AI beats professionals
For the first time, an artificial intelligence system has beaten human professionals at a game of Texas hold 'em poker, scientists say.
It is a historic result in artificial intelligence (AI) that has implications far beyond the poker table, from helping make more robust medical treatment recommendations to developing better strategic defence planning.
- DeepStack, created by researchers at the University of Alberta in Canada, bridges the gap between approaches used for games of perfect information - such as chess and Go where players can see everything on the board - with those used for imperfect information games by reasoning while it plays, using "intuition" honed through deep learning to reassess its strategy with each decision.
- Poker has been a long-standing challenge problem in artificial intelligence," said Michael Bowling, professor at the University of Alberta.
- It is the quintessential game of imperfect information in the sense that the players don't have the same information or share the same perspective while they're playing.
- AI researchers have long used parlour games to test their theories because the games are mathematical models that describe how decision-makers interact.

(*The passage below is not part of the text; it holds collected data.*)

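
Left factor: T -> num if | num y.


Common prefix: 'num'
Factored: T -> num T', T' -> if | y


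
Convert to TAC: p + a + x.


Break into single-operator statements:
t1 = p + a
t2 = t1 + x


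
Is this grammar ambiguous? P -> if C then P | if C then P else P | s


dangling else: 'if C then if C then s else s' parses two ways
Ambiguous


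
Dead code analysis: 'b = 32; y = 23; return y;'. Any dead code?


b is assigned but never read
Dead: 'b = 32'


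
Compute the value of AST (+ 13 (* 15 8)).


Evaluate inner: (* 15 8) = 120
Evaluate root: (+ 13 120) = 133
Result: 133


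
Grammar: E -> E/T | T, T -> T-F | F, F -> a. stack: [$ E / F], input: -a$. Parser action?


'F' (not preceded by T-) is the handle for T -> F
Action: reduce (T -> F)


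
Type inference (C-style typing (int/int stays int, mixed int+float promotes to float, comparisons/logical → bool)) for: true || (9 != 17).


Operand types: bool || bool
Rule: logical operators take bool operands and yield bool
Result type: bool


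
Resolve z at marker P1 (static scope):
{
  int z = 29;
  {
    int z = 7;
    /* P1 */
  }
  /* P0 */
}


z declared in the same block as P1
z = 7


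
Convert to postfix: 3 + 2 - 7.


Left to right (same or higher precedence on left)
Postfix: 3 2 + 7 -


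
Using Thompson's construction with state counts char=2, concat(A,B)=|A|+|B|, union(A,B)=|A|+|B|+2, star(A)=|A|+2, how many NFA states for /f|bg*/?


Syntax tree has 3 char leaf(s), 1 union(s), 1 star(s)
chars contribute 3×2 = 6; each union adds +2; each star adds +2
Total: 6 + 2 + 2 = 10 states


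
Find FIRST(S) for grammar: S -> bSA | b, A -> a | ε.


Per alternative of S: FIRST(bSA) = {b}; FIRST(b) = {b}
FIRST(S) = {b}


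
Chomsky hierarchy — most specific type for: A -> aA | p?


Right-linear: every RHS is a terminal or a terminal followed by one nonterminal
Classification: Type 3 (Regular)


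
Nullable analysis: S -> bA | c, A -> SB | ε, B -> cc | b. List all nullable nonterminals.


A nonterminal is nullable iff some alternative derives ε (directly, or every symbol in it is nullable)
Nullable: {A}


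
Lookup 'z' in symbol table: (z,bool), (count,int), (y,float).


Lookup 'z' → type bool


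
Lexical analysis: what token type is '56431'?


Pattern: digits only
Type: INTEGER_LITERAL


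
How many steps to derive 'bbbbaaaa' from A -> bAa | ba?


Derivation: A => bAa => bbAaa => bbbAaaa => bbbbaaaa
Steps: 4


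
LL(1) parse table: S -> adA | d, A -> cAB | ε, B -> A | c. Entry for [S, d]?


For [S, d]: 'd' ∈ FIRST(d)
Entry: S -> d


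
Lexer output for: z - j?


Scan left to right, longest-match per lexeme
Tokens: ID(z), OP(-), ID(j)


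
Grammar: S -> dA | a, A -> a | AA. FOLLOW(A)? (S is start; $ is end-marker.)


$ ∈ FOLLOW(S). For each A -> αBβ: add FIRST(β)\{ε} to FOLLOW(B); if β nullable, add FOLLOW(A).
FOLLOW(A) = {$, a}


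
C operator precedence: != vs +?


'+' is additive (level 9); '!=' is equality (level 6)
Higher level binds tighter
'+' has higher precedence than '!='


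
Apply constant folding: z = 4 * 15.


4 * 15 = 60 at compile time
Optimized: z = 60


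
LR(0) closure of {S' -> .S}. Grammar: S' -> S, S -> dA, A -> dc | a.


Start: S' -> .S
For each item with dot before a nonterminal B, add B -> .γ for every B-production
Closure: [S' -> .S, S -> .dA]


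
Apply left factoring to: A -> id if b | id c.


Common prefix: 'id'
Factored: A -> id A', A' -> if b | c


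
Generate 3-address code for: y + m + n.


Break into single-operator statements:
t1 = y + m
t2 = t1 + n


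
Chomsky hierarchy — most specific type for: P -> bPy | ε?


Single nonterminal LHS, but b^n y^n is not regular
Classification: Type 2 (Context-Free)


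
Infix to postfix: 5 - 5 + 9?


Left to right (same or higher precedence on left)
Postfix: 5 5 - 9 +


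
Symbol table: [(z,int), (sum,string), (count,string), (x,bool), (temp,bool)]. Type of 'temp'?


Lookup 'temp' → type bool


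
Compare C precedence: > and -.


'-' is additive (level 9); '>' is relational (level 7)
Higher level binds tighter
'-' has higher precedence than '>'


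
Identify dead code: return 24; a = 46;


statement follows a return and is unreachable
Dead: 'a = 46'


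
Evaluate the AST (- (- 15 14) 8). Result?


Evaluate inner: (- 15 14) = 1
Evaluate root: (- 1 8) = -7
Result: -7


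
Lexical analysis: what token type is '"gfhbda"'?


Pattern: double-quoted sequence
Type: STRING_LITERAL


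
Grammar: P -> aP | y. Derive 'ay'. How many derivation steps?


Derivation: P => aP => ay
Steps: 2


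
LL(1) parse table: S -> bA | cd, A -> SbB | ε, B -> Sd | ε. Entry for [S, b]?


For [S, b]: 'b' ∈ FIRST(bA)
Entry: S -> bA


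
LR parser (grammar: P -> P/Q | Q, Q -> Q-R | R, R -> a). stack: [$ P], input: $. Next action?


start symbol P on stack, input exhausted
Action: accept


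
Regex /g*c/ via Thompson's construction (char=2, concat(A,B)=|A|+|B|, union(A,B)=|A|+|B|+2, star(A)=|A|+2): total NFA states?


Syntax tree has 2 char leaf(s), 0 union(s), 1 star(s)
chars contribute 2×2 = 4; each union adds +2; each star adds +2
Total: 4 + 0 + 2 = 6 states


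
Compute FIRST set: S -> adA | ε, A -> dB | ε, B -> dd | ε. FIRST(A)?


Per alternative of A: FIRST(dB) = {d}; FIRST(ε) = {ε}
FIRST(A) = {d, ε}


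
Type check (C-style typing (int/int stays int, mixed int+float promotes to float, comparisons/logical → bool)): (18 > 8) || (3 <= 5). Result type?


Operand types: bool || bool
Rule: logical operators take bool operands and yield bool
Result type: bool


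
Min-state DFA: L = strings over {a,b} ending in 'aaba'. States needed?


Track the longest suffix of input matching a prefix of 'aaba': 5 classes (prefixes of length 0..4)
Minimal DFA: 5 states


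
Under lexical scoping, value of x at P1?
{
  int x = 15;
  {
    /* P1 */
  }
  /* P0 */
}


P1's block does not declare x; resolves to the enclosing declaration at depth 0
x = 15


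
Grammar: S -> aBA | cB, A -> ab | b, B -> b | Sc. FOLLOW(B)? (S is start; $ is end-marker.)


$ ∈ FOLLOW(S). For each A -> αBβ: add FIRST(β)\{ε} to FOLLOW(B); if β nullable, add FOLLOW(A).
FOLLOW(B) = {$, a, b, c}


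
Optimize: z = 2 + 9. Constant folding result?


2 + 9 = 11 at compile time
Optimized: z = 11


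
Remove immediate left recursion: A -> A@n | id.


Left-recursive alternatives: A@n; non-recursive: id
Introduce A': A -> idA', A' -> @nA' | ε


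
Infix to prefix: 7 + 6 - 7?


left-to-right (same/higher precedence on left): tree is (- (+ 7 6) 7)
Prefix: - + 7 6 7


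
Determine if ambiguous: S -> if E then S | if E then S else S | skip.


dangling else: 'if E then if E then skip else skip' parses two ways
Ambiguous


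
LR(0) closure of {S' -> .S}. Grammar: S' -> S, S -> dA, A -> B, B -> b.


Start: S' -> .S
For each item with dot before a nonterminal B, add B -> .γ for every B-production
Closure: [S' -> .S, S -> .dA]


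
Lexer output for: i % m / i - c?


Scan left to right, longest-match per lexeme
Tokens: ID(i), OP(%), ID(m), OP(/), ID(i), OP(-), ID(c)


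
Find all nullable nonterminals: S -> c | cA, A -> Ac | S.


A nonterminal is nullable iff some alternative derives ε (directly, or every symbol in it is nullable)
Nullable: {}


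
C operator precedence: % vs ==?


'%' is multiplicative (level 10); '==' is equality (level 6)
Higher level binds tighter
'%' has higher precedence than '=='


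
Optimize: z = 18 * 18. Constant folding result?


18 * 18 = 324 at compile time
Optimized: z = 324


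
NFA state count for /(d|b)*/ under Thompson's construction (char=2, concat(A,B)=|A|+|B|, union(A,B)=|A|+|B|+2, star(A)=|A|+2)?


Syntax tree has 2 char leaf(s), 1 union(s), 1 star(s)
chars contribute 2×2 = 4; each union adds +2; each star adds +2
Total: 4 + 2 + 2 = 8 states


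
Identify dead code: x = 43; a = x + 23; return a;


x is read by a's definition; a is returned
No dead code


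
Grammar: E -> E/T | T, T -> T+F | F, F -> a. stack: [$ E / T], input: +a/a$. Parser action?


'+' can extend T; shift to build T -> T+F
Action: shift


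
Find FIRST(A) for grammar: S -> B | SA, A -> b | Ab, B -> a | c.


Per alternative of A: FIRST(b) = {b}; FIRST(Ab) = {b}
FIRST(A) = {b}


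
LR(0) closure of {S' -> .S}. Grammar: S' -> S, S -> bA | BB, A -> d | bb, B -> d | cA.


Start: S' -> .S
For each item with dot before a nonterminal B, add B -> .γ for every B-production
Closure: [S' -> .S, S -> .bA, S -> .BB, B -> .d, B -> .cA]


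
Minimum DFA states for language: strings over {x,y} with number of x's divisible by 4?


Track (count of x) mod 4: states 0..3, accept at 0
Minimal DFA: 4 states


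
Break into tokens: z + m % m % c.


Scan left to right, longest-match per lexeme
Tokens: ID(z), OP(+), ID(m), OP(%), ID(m), OP(%), ID(c)


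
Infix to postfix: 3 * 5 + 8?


Left to right (same or higher precedence on left)
Postfix: 3 5 * 8 +


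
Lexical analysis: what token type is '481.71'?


Pattern: digits with a decimal point
Type: FLOAT_LITERAL


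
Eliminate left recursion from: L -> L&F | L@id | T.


Left-recursive alternatives: L&F, L@id; non-recursive: T
Introduce L': L -> TL', L' -> &FL' | @idL' | ε


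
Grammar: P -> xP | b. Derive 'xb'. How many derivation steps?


Derivation: P => xP => xb
Steps: 2


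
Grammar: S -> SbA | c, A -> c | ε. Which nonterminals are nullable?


A nonterminal is nullable iff some alternative derives ε (directly, or every symbol in it is nullable)
Nullable: {A}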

- DeepStack extends the ability to think about each situation during play to imperfect information games using a technique called continual re-solving.
- This allows DeepStack to determine the correct strategy for a particular poker situation by using its "intuition" to evaluate how the game might play out in the near future without thinking about the entire game.
- Thinking about each situation as it arises is important for complex problems like heads-up no-limit hold'em, which has vastly more unique situations than there are atoms in the universe, largely due to players' ability to wager different amounts including the dramatic "all-in."